Rural America, whose scorn for “prissy elites” is engrained in their fiber, owns the electoral map as far as geography. (see below)But the electoral college and pull in Washington, D.C., is another matter. Rural voters are losing the fight, and the results are difficult to overstate, Wong says:
They’re getting the shit kicked out of them. I know, I was there. Step outside of the city, and the suicide rate among young people fucking doubles. The recession pounded rural communities, but all the recovery went to the cities. The rate of new businesses opening in rural areas has utterly collapsed.
See, rural jobs used to be based around one big local business — a factory, a coal mine, etc. When it dies, the town dies. Where I grew up, it was an oil refinery closing that did us in. I was raised in the hollowed-out shell of what the town had once been….
If you don’t live in one of these small towns, you can’t understand the hopelessness.
Capital and jobs are flowing to cities, Wong explains. And even if these people wished to pick up and move there is this – “around every city is now a hundred-foot wall called ‘Cost of Living.’”
Now, this phenomena would be painful enough, but Wong hints that rural resentment has been exacerbated by attitudes pervasive in our intelligentsia:
[T]he hopelessness eats you alive…and if you dare complain, some liberal elite will pull out their iPad and type up a rant about your racist white privilege.
Basic, obvious truths that have gone unquestioned for thousands of years now get laughed at and shouted down…. The foundation upon which America was undeniably built — family, faith, and hard work — had been deemed unfashionable and small-minded. Those snooty elites up in their ivory tower laughed as they kicked away that foundation, and then wrote 10,000-word thinkpieces blaming the builders for the ensuing collapse.
It’s a stinging critique, and I encourage readers to read the entire article.
As someone who grew up in a small blue-collar town (much like the ones Wong describes) before moving to a city, I found myself nodding my head (and laughing) throughout the article. Many of his anecdotes about the people who make up these communities are spot on.

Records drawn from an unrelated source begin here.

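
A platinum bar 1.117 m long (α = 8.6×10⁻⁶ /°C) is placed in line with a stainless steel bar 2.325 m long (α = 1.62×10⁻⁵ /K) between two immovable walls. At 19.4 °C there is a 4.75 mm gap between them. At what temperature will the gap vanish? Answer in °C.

Gap closes when ΔL₁ + ΔL₂ = 4.75 mm = 4.75×10⁻³ m
(α₁L₁ + α₂L₂)ΔT = g
α₁L₁ + α₂L₂ = 8.6×10⁻⁶×1.117 + 1.62×10⁻⁵×2.325 = 4.72712×10⁻⁵ m/K
ΔT = 4.75×10⁻³ / 4.72712×10⁻⁵ = 100.48 K
T = 19.4 + 100.48 = 119.88 °C

T = 120 °C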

These people are not deplorable. Nor, I think, are there many racists among them (though many despise political correctness). What they are is desperate. And afraid. They sense something coming apart, so they picked a street fighter to be their champion. A bully with bad hair and small hands who promised to make everything great again.
Now, Wong anticipates your obvious protest:
“But Trump is objectively a piece of shit!” you say. “He insults people, he objectifies women, and cheats whenever possible! And he’s not an everyman; he’s a smarmy, arrogant billionaire!”
Wait, are you talking about Donald Trump, or this guy:
Rural voters may have miscalculated in their choice, but Wong is right about this and a great many things: we’d be wiser to try to understand so-called deplorables than mock them.
Because in many ways, America needs them more than they need America.